El juez, que enredaba con su pipa, resopló.

– ¿A ti te parece? -comentó con desdeñosa incredulidad, y se encogió de hombros-. En fin, supongo que algún servicio sí que he prestado a la Iglesia.

Guardaron silencio, deseosos ambos de separarse del otro, pero sin saber ninguno cómo hacerlo. Restablecida, Sarah dejó atrás la mesa y se encaminó hacia ellos luciendo una tensa sonrisa.

– Qué solemnes estáis los dos -dijo.

– Estaba dándole la enhorabuena… -empezó a decir Mal, pero su padre le cortó con colérica contundencia.

– Pamplinas. ¡Estaba intentando adularme!

Se hizo otro silencio embarazoso. A Sarah no se le ocurría nada que decir. Mal carraspeó.

– Disculpadme -dijo, y se marchó.

Sarah entrelazó su brazo con el anciano, acercándose a él con afecto. Le gustaba su olor a tabaco rancio, a tweed, a carne seca y envejecida. A veces le daba la impresión de que él era su único aliado, pero ese pensamiento también le hacía sentir cierta culpabilidad, pues ¿por qué, contra quién necesitaba ella un aliado? En el fondo sabía cuál era la respuesta. Vio cómo Costigan tendía una mano para sujetar a Mal por el brazo y comenzaba a charlar con él muy en serio. Costigan era un hombre robusto, de cabello negro y crespo, peinado hacia atrás con fijador. Llevaba unas gafas de concha que le ampliaban los ojos.

– Ese hombre no me gusta -dijo-. ¿A qué se dedica?

El juez rió por lo bajo.

– Al negocio de las exportaciones, tengo entendido. Tampoco es mi preferido, lo confieso, entre los amigos de Malachy.

– Creo que debo acudir en su rescate.

– No hay hombre más necesitado que él.

Le dedicó una sonrisa de compungida reprobación y desenganchó el brazo del suyo para atravesar el salón. Costigan no se percató de que se aproximaba. Estaba diciendo algo sobre Boston y los nuestros de allá lejos. Todo lo que dijera Costigan sonaba a velada amenaza, de eso Sarah se había dado cuenta con anterioridad. Volvió a preguntarse cómo era posible que Mal fuese amigo de un hombre como ése. Cuando le tocó a Mal en el brazo, éste se sobresaltó, como si con las yemas de los dedos le hubiera transmitido una pequeña descarga a través de la tela de la manga, y Costigan le dedicó una gélida sonrisa, enseñando los dientes inferiores, grisáceos e incrustados de placa.

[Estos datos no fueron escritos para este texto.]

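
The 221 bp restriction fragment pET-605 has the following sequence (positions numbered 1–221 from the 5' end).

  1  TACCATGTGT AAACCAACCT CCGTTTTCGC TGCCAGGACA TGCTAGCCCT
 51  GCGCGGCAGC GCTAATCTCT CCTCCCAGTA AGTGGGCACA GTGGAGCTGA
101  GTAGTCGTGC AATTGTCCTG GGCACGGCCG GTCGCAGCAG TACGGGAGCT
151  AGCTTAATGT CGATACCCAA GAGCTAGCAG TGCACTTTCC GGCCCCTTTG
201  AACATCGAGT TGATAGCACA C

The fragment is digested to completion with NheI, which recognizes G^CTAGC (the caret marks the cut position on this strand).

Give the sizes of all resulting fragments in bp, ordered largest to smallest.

NheI sites (GCTAGC) start at positions 42, 148, 173.
NheI cuts after the first base of each site, so after positions 42, 148, 173.
Linear molecule, 3 cuts → 4 fragments:
  1–42 → 42 bp
  43–148 → 106 bp
  149–173 → 25 bp
  174–221 → 48 bp
Sorted largest to smallest: 106, 48, 42, 25 bp.

106, 48, 42, 25 bp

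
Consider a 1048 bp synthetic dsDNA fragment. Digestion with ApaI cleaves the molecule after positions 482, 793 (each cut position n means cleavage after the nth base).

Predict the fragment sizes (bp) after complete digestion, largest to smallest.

482, 311, 255 bp

Linear molecule, 2 cuts → 3 fragments:
  482 − 0 = 482 bp
  793 − 482 = 311 bp
  1048 − 793 = 255 bp
Sorted largest to smallest: 482, 311, 255 bp.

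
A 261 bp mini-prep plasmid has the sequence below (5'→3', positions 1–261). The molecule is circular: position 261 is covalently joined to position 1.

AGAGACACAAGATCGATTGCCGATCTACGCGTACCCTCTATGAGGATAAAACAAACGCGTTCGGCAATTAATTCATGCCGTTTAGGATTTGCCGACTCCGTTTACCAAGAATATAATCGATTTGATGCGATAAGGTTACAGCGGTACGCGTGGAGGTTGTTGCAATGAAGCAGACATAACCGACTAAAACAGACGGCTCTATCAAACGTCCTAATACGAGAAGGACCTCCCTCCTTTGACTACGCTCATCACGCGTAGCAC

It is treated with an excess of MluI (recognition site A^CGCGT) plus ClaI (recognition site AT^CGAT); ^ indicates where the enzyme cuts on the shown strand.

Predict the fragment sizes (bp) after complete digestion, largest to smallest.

MluI sites (ACGCGT) start at positions 27, 55, 146, 251.
MluI cuts after the first base of each site, so after positions 27, 55, 146, 251.
ClaI sites (ATCGAT) start at positions 12, 116.
ClaI cuts after base 2 of each site, so after positions 13, 117.
Combined cut positions: 13, 27, 55, 117, 146, 251.
Circular molecule, 6 cuts → 6 fragments:
  14–27 → 14 bp
  28–55 → 28 bp
  56–117 → 62 bp
  118–146 → 29 bp
  147–251 → 105 bp
  252–261 then 1–13 → 10 + 13 = 23 bp
Sorted largest to smallest: 105, 62, 29, 28, 23, 14 bp.

105, 62, 29, 28, 23, 14 bp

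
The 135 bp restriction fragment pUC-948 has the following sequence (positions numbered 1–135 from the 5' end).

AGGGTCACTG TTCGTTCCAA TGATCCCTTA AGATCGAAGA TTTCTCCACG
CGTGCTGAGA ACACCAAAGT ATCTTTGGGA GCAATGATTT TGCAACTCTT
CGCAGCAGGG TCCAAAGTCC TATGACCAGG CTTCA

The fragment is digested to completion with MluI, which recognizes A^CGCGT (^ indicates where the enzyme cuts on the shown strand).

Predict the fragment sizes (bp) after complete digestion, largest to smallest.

87, 48 bp

The MluI site (ACGCGT) starts at position 48.
MluI cuts after the first base of each site, so after position 48.
Linear molecule, 1 cut → 2 fragments:
  1–48 → 48 bp
  49–135 → 87 bp
Sorted largest to smallest: 87, 48 bp.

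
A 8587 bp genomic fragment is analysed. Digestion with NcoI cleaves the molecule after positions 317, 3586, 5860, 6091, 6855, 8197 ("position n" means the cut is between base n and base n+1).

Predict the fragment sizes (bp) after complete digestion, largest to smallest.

3269, 2274, 1342, 764, 390, 317, 231 bp

Linear molecule, 6 cuts → 7 fragments:
  317 − 0 = 317 bp
  3586 − 317 = 3269 bp
  5860 − 3586 = 2274 bp
  6091 − 5860 = 231 bp
  6855 − 6091 = 764 bp
  8197 − 6855 = 1342 bp
  8587 − 8197 = 390 bp
Sorted largest to smallest: 3269, 2274, 1342, 764, 390, 317, 231 bp.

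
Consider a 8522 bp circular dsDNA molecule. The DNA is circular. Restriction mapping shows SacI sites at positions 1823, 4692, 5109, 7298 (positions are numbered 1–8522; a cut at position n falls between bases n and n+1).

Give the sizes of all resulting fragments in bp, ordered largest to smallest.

3047, 2869, 2189, 417 bp

Circular molecule, 4 cuts → 4 fragments:
  4692 − 1823 = 2869 bp
  5109 − 4692 = 417 bp
  7298 − 5109 = 2189 bp
  wrap: 8522 − 7298 + 1823 = 3047 bp
Sorted largest to smallest: 3047, 2869, 2189, 417 bp.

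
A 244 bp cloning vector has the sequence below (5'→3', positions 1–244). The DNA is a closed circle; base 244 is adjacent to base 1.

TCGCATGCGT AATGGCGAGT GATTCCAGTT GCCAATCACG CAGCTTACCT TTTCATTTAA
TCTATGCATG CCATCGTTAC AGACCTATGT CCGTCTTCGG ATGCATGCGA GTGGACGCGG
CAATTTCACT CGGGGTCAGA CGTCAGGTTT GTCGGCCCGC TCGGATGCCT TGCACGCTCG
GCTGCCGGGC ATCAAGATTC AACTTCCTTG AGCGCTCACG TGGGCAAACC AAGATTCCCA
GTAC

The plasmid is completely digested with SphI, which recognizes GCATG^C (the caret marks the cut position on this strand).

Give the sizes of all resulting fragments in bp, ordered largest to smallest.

SphI sites (GCATGC) start at positions 3, 66, 103.
SphI cuts after base 5 of each site (before the last base), so after positions 7, 70, 107.
Circular molecule, 3 cuts → 3 fragments:
  8–70 → 63 bp
  71–107 → 37 bp
  108–244 then 1–7 → 137 + 7 = 144 bp
Sorted largest to smallest: 144, 63, 37 bp.

144, 63, 37 bp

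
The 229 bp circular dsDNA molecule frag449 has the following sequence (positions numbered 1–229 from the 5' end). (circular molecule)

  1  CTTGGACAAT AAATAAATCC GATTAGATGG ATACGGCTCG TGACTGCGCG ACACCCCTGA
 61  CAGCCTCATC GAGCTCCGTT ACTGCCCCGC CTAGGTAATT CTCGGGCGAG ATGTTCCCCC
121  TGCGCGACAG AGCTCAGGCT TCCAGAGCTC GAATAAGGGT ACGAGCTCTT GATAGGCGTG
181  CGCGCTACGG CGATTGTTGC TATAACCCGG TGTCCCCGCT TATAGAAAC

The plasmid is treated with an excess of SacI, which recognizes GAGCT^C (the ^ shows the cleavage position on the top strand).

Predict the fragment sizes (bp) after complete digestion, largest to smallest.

SacI sites (GAGCTC) start at positions 71, 130, 145, 163.
SacI cuts after base 5 of each site (before the last base), so after positions 75, 134, 149, 167.
Circular molecule, 4 cuts → 4 fragments:
  76–134 → 59 bp
  135–149 → 15 bp
  150–167 → 18 bp
  168–229 then 1–75 → 62 + 75 = 137 bp
Sorted largest to smallest: 137, 59, 18, 15 bp.

137, 59, 18, 15 bp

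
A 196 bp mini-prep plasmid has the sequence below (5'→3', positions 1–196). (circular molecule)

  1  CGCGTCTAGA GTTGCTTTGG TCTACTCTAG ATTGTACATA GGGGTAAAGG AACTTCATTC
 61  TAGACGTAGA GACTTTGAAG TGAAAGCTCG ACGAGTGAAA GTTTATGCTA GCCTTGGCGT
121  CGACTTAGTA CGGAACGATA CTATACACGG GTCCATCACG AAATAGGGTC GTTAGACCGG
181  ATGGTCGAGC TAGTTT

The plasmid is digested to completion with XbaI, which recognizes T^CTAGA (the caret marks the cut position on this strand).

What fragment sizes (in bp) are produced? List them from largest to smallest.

XbaI sites (TCTAGA) start at positions 5, 26, 59.
XbaI cuts after the first base of each site, so after positions 5, 26, 59.
Circular molecule, 3 cuts → 3 fragments:
  6–26 → 21 bp
  27–59 → 33 bp
  60–196 then 1–5 → 137 + 5 = 142 bp
Sorted largest to smallest: 142, 33, 21 bp.

142, 33, 21 bp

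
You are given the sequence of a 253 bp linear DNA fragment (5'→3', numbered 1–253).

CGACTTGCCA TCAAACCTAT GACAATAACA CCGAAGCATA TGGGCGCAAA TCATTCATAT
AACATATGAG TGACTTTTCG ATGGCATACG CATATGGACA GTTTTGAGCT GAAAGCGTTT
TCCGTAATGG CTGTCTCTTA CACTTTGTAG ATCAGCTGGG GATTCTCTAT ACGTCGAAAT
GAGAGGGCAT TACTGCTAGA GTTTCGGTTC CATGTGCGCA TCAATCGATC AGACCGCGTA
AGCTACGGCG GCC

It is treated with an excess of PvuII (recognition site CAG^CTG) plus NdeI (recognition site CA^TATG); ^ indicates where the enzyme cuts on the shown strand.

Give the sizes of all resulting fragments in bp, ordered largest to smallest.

98, 63, 38, 28, 26 bp

The PvuII site (CAGCTG) starts at position 153.
PvuII cuts after base 3 of each site, so after position 155.
NdeI sites (CATATG) start at positions 37, 63, 91.
NdeI cuts after base 2 of each site, so after positions 38, 64, 92.
Combined cut positions: 38, 64, 92, 155.
Linear molecule, 4 cuts → 5 fragments:
  1–38 → 38 bp
  39–64 → 26 bp
  65–92 → 28 bp
  93–155 → 63 bp
  156–253 → 98 bp
Sorted largest to smallest: 98, 63, 38, 28, 26 bp.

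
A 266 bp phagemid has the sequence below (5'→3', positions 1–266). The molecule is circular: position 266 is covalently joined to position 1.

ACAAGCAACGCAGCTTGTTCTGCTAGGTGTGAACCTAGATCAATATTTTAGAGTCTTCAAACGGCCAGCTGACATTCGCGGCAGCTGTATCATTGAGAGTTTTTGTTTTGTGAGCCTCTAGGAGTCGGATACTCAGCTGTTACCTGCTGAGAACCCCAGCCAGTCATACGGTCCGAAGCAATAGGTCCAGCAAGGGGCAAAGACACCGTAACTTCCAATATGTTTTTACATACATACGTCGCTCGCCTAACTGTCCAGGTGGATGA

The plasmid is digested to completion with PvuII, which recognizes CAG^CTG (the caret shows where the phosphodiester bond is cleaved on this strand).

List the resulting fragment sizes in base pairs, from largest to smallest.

PvuII sites (CAGCTG) start at positions 66, 82, 134.
PvuII cuts after base 3 of each site, so after positions 68, 84, 136.
Circular molecule, 3 cuts → 3 fragments:
  69–84 → 16 bp
  85–136 → 52 bp
  137–266 then 1–68 → 130 + 68 = 198 bp
Sorted largest to smallest: 198, 52, 16 bp.

198, 52, 16 bp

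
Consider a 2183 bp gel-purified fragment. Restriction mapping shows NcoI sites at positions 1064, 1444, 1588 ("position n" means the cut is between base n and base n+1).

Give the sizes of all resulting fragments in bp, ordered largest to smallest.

1064, 595, 380, 144 bp

Linear molecule, 3 cuts → 4 fragments:
  1064 − 0 = 1064 bp
  1444 − 1064 = 380 bp
  1588 − 1444 = 144 bp
  2183 − 1588 = 595 bp
Sorted largest to smallest: 1064, 595, 380, 144 bp.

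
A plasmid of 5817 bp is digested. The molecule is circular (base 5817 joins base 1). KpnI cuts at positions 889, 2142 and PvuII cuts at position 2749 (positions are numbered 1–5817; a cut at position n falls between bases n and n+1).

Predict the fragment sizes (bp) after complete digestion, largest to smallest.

3957, 1253, 607 bp

Combined cut positions (sorted): 889, 2142, 2749.
Circular molecule, 3 cuts → 3 fragments:
  2142 − 889 = 1253 bp
  2749 − 2142 = 607 bp
  wrap: 5817 − 2749 + 889 = 3957 bp
Sorted largest to smallest: 3957, 1253, 607 bp.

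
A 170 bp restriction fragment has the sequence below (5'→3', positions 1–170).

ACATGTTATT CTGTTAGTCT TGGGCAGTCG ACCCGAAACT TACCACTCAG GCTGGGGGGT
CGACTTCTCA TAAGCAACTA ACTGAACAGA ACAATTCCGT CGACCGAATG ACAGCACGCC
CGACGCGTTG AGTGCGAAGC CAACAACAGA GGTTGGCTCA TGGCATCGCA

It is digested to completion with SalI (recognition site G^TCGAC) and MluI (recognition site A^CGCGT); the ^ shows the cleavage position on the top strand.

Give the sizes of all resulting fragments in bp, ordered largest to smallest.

SalI sites (GTCGAC) start at positions 27, 59, 99.
SalI cuts after the first base of each site, so after positions 27, 59, 99.
The MluI site (ACGCGT) starts at position 123.
MluI cuts after the first base of each site, so after position 123.
Combined cut positions: 27, 59, 99, 123.
Linear molecule, 4 cuts → 5 fragments:
  1–27 → 27 bp
  28–59 → 32 bp
  60–99 → 40 bp
  100–123 → 24 bp
  124–170 → 47 bp
Sorted largest to smallest: 47, 40, 32, 27, 24 bp.

47, 40, 32, 27, 24 bp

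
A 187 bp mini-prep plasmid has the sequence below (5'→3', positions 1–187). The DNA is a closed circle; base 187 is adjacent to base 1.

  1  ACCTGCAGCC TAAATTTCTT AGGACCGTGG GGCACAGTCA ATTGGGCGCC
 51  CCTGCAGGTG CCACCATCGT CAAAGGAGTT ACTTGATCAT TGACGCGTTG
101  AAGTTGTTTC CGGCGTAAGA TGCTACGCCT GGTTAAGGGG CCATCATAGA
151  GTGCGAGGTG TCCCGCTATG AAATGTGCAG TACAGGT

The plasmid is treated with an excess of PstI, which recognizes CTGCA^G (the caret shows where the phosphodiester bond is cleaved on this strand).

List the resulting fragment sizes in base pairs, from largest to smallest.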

Cuando logró llevarse a Mal a un lado, le dijo con una sonrisa para ablandarlo:

– ¿Has vuelto a reñir con tu padre?

– Nosotros no reñimos -dijo él sucintamente-. Yo hago una apelación, él dictamina sentencia -Ay, Mal, quiso decir ella; ¡Ay, mi pobre Malí-. ¿Dónde está Phoebe? -le preguntó él.

Vaciló. Él se había quitado las gafas para limpiarlas.

– Aún no ha venido -respondió.

– ¿Cómo…?

Con alivio, Sarah oyó más allá de las voces del salón el ruido de la puerta de la calle. Se alejó de él deprisa, camino del vestíbulo. Phoebe hacía entrega de un abrigo y una gabardina de hombre a Maggie.

– ¿Dónde te has metido? -chistó a la muchacha-. Tu padre está…

Entonces apareció Quirke en la puerta, con una sonrisa a modo de disculpa, y ella calló en el acto, notando que la sangre le subía desde el pecho hasta arderle en las mejillas.